Others — and they are numerous — contend that this rudimentary method is the best in all things. They talk science to their readers as they might talk slippers to Baptiste. Kaffir syntax does not shock them. Do not speak to them of the value of a well selected term, set down in its right place, still less of a lilting construction, sounding rather well. Childish nonsense they call all that; the fiddling of a short sighted mind!

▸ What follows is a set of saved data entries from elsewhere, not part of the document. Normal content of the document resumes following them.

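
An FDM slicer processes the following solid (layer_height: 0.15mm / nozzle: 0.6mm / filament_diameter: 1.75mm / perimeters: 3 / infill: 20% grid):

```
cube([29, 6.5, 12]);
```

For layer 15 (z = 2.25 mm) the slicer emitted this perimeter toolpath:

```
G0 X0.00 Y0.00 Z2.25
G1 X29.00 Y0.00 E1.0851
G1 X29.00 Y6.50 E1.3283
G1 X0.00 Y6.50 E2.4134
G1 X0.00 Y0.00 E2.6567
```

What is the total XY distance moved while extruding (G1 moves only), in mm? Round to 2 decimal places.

71.00 mm

Sum the Euclidean lengths of each G1 segment: total = 71.00 mm.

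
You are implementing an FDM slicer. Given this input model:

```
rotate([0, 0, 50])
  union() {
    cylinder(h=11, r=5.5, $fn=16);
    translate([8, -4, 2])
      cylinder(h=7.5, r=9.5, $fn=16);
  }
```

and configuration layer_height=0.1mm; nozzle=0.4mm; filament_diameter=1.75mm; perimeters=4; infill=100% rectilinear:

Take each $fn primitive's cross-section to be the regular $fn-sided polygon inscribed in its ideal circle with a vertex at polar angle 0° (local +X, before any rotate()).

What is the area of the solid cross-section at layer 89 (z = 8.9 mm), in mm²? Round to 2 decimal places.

323.79 mm²

At z = 8.9 mm: the r=5.5 cylinder gives a regular 16-gon of circumradius 5.5 (constant along its height) (area = (16/2)·5.500²·sin(360°/16) = 92.61 mm²); the r=9.5 cylinder at (8, -4) gives a regular 16-gon of circumradius 9.5 (constant along its height) (area = (16/2)·9.500²·sin(360°/16) = 276.30 mm²); Merging all regions: the regions partially overlap — summed areas 368.91 mm² minus the doubly-counted overlap 45.12 mm² gives 323.79 mm² — area = 323.79 mm²; (rotated 50° about Z; rotation is an isometry so areas/perimeters/island counts are preserved). Overall, the cross-section is a single solid region. Net area = 323.79 mm².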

Perhaps they are right: the Baptiste idiom is a great economizer of time and trouble. This advantage does not tempt me; it seems to me that an idea stands out better if expressed in lucid language, with sober imagery. A suitable phrase, placed in its correct position and saying without fuss the things we want to say, necessitates a choice, an often laborious choice. There are drab words, the commonplaces of colloquial speech; and there are, so to speak, colored words, which may be compared with the brushstrokes strewing patches of light over the gray background of a painting. How are we to find those picturesque words, those striking features which arrest the attention? How are we to group them into a language heedful of syntax and not displeasing to the ear?
I was taught nothing of this art. For that matter, is it ever taught in the schools? I greatly doubt it. If the fire that runs through our veins, if inspiration do not come to our aid, we shall flutter the pages of the thesaurus in vain: the word for which we seek will refuse to come. Then to what masters shall we have recourse to quicken and develop the humble germ that is latent within us? To books.
As a boy, I was always an ardent reader; but the niceties of a well-balanced style hardly interested me: I did not understand them. A good deal later, when close upon fifteen, I began vaguely to see that words have a physiognomy of their own. Some pleased me better than others by the distinctness of their meaning and the resonance of their rhythm; they produced a clearer image in my mind; after their fashion, they gave me a picture of the object described. Colored by its adjective and vivified by its verb, the name became a living reality: what it said I saw. And thus, gradually, was the magic of words revealed to me, when the chances of, my undirected reading placed a few easy standard pages in my way.